People think about the risk to their portfolio, and I say: if you want to take risk, get married; and if you want more risk, have children. You have to put it in perspective and know that your portfolio is not the end of the world. The stock market is not the centre of the universe.

 

For those who who are anxious, does having a financial adviser help in these situations? And if so how?

Well, financial advisers can be really, really useful here. They are really earning their fees when they dissuade panicky investors from doing something that is really stupid; and so the first line of defence is to recognise that you don’t know anything more than others — and just because you feel bad and panicky, there’s no reason for you to sell. But if this is not sufficient, then financial advisers are the second line of defence: they can reason with people and explain precisely what they are talking about. They can say, “Look, I understand panic, I understand fear. This is natural to me, too — but my advantage over you is that I’ve learned things that I can teach you. Don’t act rashly, maybe wait two weeks to see if you cool down or change your mind.”

Some people say that advisers do nothing useful, because they don’t beat the market. But advisers manage investors more than they manage investments, and that’s where they justify their fees.

 

Clearly, selling equities when markets have fallen is not a good idea. But what would you say to people who have found recent market falls much harder to stomach than they expected? What should they do? Should they review their risk capacity? And if so, when?

I always say, if you cannot sleep because of the volatility in the market, take a sleeping pill. Don’t touch your portfolio; that is not the best thing to do. I also think that we don’t really have attitudes towards risk, we have aspirations.  There are two things that we want in life: one is to be rich, and the other is not to be poor.

So, you have to ask yourself: what will happen if you convert all your money now into cash or into treasury bills? If you are a young person, will you accumulate enough money for retirement? You might find that you don’t have enough for retirement — so ask yourself again, not what is my attitude towards risk, but what are my aspirations?

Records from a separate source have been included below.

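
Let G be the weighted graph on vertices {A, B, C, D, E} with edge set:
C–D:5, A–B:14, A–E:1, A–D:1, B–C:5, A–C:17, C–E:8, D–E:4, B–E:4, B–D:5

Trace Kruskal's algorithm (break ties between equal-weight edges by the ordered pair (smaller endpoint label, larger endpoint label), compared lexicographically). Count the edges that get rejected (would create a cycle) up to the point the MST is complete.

Kruskal: consider edges lightest-first.
A–D (1): add — endpoints in different components.
A–E (1): add — endpoints in different components.
B–E (4): add — endpoints in different components.
D–E (4): skip — D and E already connected.
B–C (5): add — endpoints in different components.
Edges rejected before the tree was complete: 1.

1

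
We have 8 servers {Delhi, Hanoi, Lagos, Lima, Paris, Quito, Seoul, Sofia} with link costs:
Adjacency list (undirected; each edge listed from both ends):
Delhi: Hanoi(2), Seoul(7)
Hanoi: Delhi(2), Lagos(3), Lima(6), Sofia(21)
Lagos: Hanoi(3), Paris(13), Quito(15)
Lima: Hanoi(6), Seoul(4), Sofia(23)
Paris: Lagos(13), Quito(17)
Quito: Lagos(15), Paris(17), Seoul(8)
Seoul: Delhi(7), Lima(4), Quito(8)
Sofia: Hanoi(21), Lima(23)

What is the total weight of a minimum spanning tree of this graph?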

Risk is what we pay for the hope of reaching our aspirations, and the last thing you want to do when you are rattled by the market is get out of the market — because that way you only increase your risk. You’ll only lessen your chances of having a secure retirement rather than enhancing them.

 

Of course, some investors will have taken risk off the table with a view to getting back into the market at some stage. Others will be putting off investing until the volatility subsides. What are the dangers with that strategy?

The danger really is that, contrary to your perception, you don’t know when the market is at the top or at the bottom. Let me give you a quick a quick example. In May 2009, I was speaking to a large group of advisers. People were walking around with ashen faces as if the world was coming to an end.

We didn’t know what would come next, but we do know in hindsight that in May 2009, the market was already on the upswing. The bottom was in March, but people didn’t see it, and I didn’t see it, because when we look at the market day by day, it goes up and it goes down. We don’t really see a trend. You see a trend only when you look back at it. So by giving up hope of figuring out when to get in and when to get out, you are really doing a great favour for yourself, because it’s true, you don’t know.

Remember, it also helps your mental health because, if you are fearful and you sell all your stocks now, you have to make the decision of when to get back in. Let’s say that you sold them in the March or May of 2009, and now the market has gone up, and it has gone up beyond the price at which you sold. 

Do you buy now? Well, no — because this would make you feel stupid. And so you just hold on and you say, “no, this is just a dead cat bounce or whatever,” and then the market goes even higher and then eventually you might just buy. 

They say wise people don’t get into holes that smart people can climb out of, and I would rather be wise than smart.